Le comportement altruiste est souvent perçu comme une réalisation purement humaine. La recherche comportementale fournit pourtant d’innombrables exemples de comportement altruiste dans le règne animal. Des chercheurs de l’Université de Berne montrent dans une nouvelle étude que les animaux qui aident "de manière désintéressée" les autres à s’occuper de leur couvée peuvent ainsi se procurer un avantage dans l’évolution.

Nous qualifions d’altruistes les services que l’on rend à ses propres frais pour le bénéfice des autres. Dans le règne animal, on trouve les formes les plus étonnantes de cet altruisme dans l’élevage de la progéniture. Par exemple, chez les sociétés animales dites de reproduction coopérative, comme les cichlidés du lac Tanganyika, certains mammifères, de nombreuses espèces d’oiseaux et de nombreux insectes. Dans ces sociétés, seul un couple reproducteur dominant engendre une progéniture et les autres membres du groupe aident à l’élever. Ces membres du groupe aident donc de manière altruiste à l’élevage des jeunes qui ne sont pas les leurs.

D’un point de vue évolutionniste, ce ’soin de la couvée d’autrui’ s’explique facilement si les soignés sont des frères et s½urs des aides-soignants : Les auxiliaires transmettent les gènes qui contrôlent les soins à la couvée à leurs frères et s½urs avec autant de succès qu’à leurs propres descendants. Mais quel est l’intérêt, du point de vue de l’évolution, pour les auxiliaires de couvaison de s’occuper de petits avec lesquels ils ne sont pas apparentés, et donc de ne pas avoir d’avantage évident à transmettre les gènes responsables de cette tâche ? Une nouvelle étude publiée dans la revue Science Advances par Irene Garcia Ruiz et Michael Taborsky de l’Institut d’écologie et d’évolution de l’Université de Berne, avec la participation d’Andres Quinones de l’Universidad de los Andes à Bogotä, en Colombie, et de l’Université de Neuchâtel, montre pourquoi ce soin altruiste de la couvée a pu se développer.

Ce qui est déterminant, c’est ce qui favorise la ’fitness’ génétique

Certaines caractéristiques ou comportements se sont imposés au cours de l’évolution lorsqu’ils améliorent ce que l’on appelle la "fitness" génétique des individus. Si, dans une population, certains individus ont plus de chances de survivre grâce à ces caractéristiques, leur succès reproductif est plus grand et ils se reproduisent davantage. On parle dans ce cas de sélection naturelle. L’appartenance à un groupe social est une condition fondamentale pour que la reproduction en coopération puisse apporter un avantage de survie à un individu.
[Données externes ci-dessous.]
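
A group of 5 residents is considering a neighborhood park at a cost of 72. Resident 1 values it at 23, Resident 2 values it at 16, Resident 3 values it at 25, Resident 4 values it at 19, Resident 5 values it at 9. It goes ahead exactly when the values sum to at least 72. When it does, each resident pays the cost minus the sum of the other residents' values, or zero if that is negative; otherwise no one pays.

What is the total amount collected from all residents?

8

Total value 92 ≥ cost 72, so it is built.
Resident 1: others sum to 69; max(0, 72 - 69) = 3.
Resident 2: others sum to 76; max(0, 72 - 76) = 0.
Resident 3: others sum to 67; max(0, 72 - 67) = 5.
Resident 4: others sum to 73; max(0, 72 - 73) = 0.
Resident 5: others sum to 83; max(0, 72 - 83) = 0.
Total collected = 3 + 0 + 5 + 0 + 0 = 8.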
C’est ce que nous montrons dans notre étude à l’aide de simulations informatiques’, explique Irene Garcia Ruiz, première auteure. A l’aide de modèles mathématiques, les chercheurs ont pu simuler les décisions d’optimisation de la condition physique des membres du groupe et comparer les taux de réussite qui en découlent.
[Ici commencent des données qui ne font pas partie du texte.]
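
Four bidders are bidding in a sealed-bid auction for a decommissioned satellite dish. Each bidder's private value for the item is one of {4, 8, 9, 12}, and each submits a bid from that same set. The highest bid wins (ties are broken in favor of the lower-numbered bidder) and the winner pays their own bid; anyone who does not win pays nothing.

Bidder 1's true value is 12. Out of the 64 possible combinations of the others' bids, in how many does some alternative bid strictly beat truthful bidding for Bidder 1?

27

Others bid (4, 4, 4): truth gives 0; bid 4 gives 8 > 0. Violating.
Others bid (4, 4, 8): truth gives 0; bid 8 gives 4 > 0. Violating.
Others bid (4, 4, 9): truth gives 0; bid 9 gives 3 > 0. Violating.
Others bid (4, 8, 4): truth gives 0; bid 8 gives 4 > 0. Violating.
Others bid (4, 4, 12): truth gives 0; no alternative beats it.
Others bid (4, 8, 12): truth gives 0; no alternative beats it.
(Checking all 64 profiles: 27 have a profitable deviation, 37 do not.)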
S’il existe un avantage de survie issu de la vie en groupe, l’étude montre deux possibilités pour que la sélection naturelle conduise les membres non dominants du groupe à aider à soigner les jeunes du couple dominant. D’une part, il y a le cas déjà mentionné où les petits soignants sont des frères et s½urs des aides-soignants. Dans cette constellation, les chances de survie des jeunes avec lesquels on est proche parent augmentent en raison des soins apportés aux couvées (ce que l’on appelle la ’sélection de la parenté’).

Dans le second cas, c’est ce qu’on appelle la ’sélection individuelle’ qui entre en jeu. Dans ce cas, les auxiliaires de soins ne sont pas apparentés à la couvée. Mais comme davantage de jeunes survivent grâce aux aides-soignants, le groupe social s’agrandit. Les chances de survie des aides-soignants augmentent donc, car leur propre risque d’être victimes de prédateurs diminue par exemple. Parallèlement, la probabilité de pouvoir se reproduire avec succès augmente. Les deux mécanismes de sélection interagissent de manière positive.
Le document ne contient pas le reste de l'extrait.